Estou tremendo ao escrever isto, e pensei bastante se devo ou não publicar. Mas a questão é que foda-se. Não importa se alguém vai ler, se importar ou até gostar do que vai se relatado. Eu só precisava colocar tudo isso para fora.
Eu tenho vinte e dois anos agora, e estou no quarto ano de medicina. Estava namorando firme com uma garota chamada Lilian, a qual relatei um acontecimento no conto anterior. Mas nada disso importa. Tudo estava indo bem na minha vida, amigos. Eu estudo numa das mais respeitadas universidades de medicina do país, estou fazendo o curso dos meus sonhos, tenho uma estabilidade financeira e estava sendo bastante feliz com meu relacionamento com Lilian, mas há momentos que parece que uma tsunami vêm e acaba com as nossas estruturas. Ora por golpes baixos e inesperados, ora por coisas que adiamos, mas desta vez foi por velhas feridas.

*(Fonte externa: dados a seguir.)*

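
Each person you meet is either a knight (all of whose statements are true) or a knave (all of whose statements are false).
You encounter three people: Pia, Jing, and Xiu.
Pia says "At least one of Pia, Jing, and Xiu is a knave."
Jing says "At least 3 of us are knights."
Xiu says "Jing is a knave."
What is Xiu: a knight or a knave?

Xiu is a knight.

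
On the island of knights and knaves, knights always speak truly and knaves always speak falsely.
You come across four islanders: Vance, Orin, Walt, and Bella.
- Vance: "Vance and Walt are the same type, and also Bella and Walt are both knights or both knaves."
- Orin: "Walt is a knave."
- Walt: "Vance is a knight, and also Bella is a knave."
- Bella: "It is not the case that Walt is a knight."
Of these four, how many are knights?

The unique consistent assignment is Vance=knave, Orin=knight, Walt=knave, Bella=knight.
That has 2 knights.

2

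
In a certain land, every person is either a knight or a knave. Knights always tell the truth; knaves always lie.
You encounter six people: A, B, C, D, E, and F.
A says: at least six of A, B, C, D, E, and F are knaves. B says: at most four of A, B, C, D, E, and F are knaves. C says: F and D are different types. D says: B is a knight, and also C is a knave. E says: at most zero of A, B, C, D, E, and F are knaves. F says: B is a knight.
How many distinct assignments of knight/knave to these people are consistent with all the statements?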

Se tratava de um fim de semana, e a minha namorada estava em uma viagem com a turma da faculdade, ela cursa turismo e está no último ano. Eu fiquei em casa, e tirei aqueles dois dias de folga para relaxar. Mas a verdade é que não cheguei nem a metade do primeiro dia sem que a as coisas complicassem. Uma ligação de um número estranho em meu celular, eu normalmente não atendo e não o fiz. Mas insistiram até que eu atendesse. Uma voz familiar do outro lado da linha:
- Michael? - A voz tênue como um sussurro triste, estava chorando antes de falar, eu podia perceber. - Michael, é você?
- Sim, claro. - Fiz uma pausa. Eu sabia que conhecia aquela voz, mas demorei alguns segundos para perceber quem era. - Kay? - Uma pausa quase interminável onde tudo o que eu ouvia era a sua respiração pesada e o som urbano como pano de fundo.
- Você pode me buscar? Eu... - Eu soube que as lágrimas voltavam a cair naquele momento, e eu me senti triste. - Eu... por favor, Mike. Eu não... Você pode? - Algo havia acontecido. Kay não era insegura daquela maneira.
- Claro. - Pedi a sua localização e fui de imediato até lá.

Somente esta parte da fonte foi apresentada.